As the Boston Herald reports, “In a signed affidavit filed in Suffolk County Superior Court, Administration and Finance Assistant Secretary Aditya Basheer laid out the projected cost (of these programs)… “If family shelter net caseload continues to expand at a rate consistent with the activity of the last several months (t)his projected caseload would result in family shelter and associated programs costs of approximately $1.1 billion in FY24.”

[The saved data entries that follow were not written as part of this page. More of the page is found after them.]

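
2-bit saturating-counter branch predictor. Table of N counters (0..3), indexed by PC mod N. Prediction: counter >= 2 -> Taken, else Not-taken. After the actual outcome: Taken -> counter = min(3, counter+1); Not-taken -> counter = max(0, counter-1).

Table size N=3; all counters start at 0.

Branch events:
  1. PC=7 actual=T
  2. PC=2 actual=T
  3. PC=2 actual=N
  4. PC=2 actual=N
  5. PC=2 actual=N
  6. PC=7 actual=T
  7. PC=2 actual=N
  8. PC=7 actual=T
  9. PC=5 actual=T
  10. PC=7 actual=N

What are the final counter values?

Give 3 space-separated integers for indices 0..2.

Answer: 0 2 1

Derivation:
Ev 1: PC=7 idx=1 pred=N actual=T -> ctr[1]=1
Ev 2: PC=2 idx=2 pred=N actual=T -> ctr[2]=1
Ev 3: PC=2 idx=2 pred=N actual=N -> ctr[2]=0
Ev 4: PC=2 idx=2 pred=N actual=N -> ctr[2]=0
Ev 5: PC=2 idx=2 pred=N actual=N -> ctr[2]=0
Ev 6: PC=7 idx=1 pred=N actual=T -> ctr[1]=2
Ev 7: PC=2 idx=2 pred=N actual=N -> ctr[2]=0
Ev 8: PC=7 idx=1 pred=T actual=T -> ctr[1]=3
Ev 9: PC=5 idx=2 pred=N actual=T -> ctr[2]=1
Ev 10: PC=7 idx=1 pred=T actual=N -> ctr[1]=2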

Residents of Massachusetts need to see the humanitarian crisis the whole idea of open borders, of which sanctuary cities and states are a large part, creates. In the long term, it is inhumane to drag the government-dependent global third world population into America’s urban communities, where our own poor reside thanks to other Democrat policies. But in the short term, people voting for the Democrats creating these crises should pay for them locally – not another federal dime should flow into any illegal “sanctuary” policies, in Cambridge, Chicago, San Francisco, New York, or anywhere else. And if people in these cities don’t like the crime, filth, and debt associated with these policies, replace the politicians behind them. Until then, you broke it, you buy it.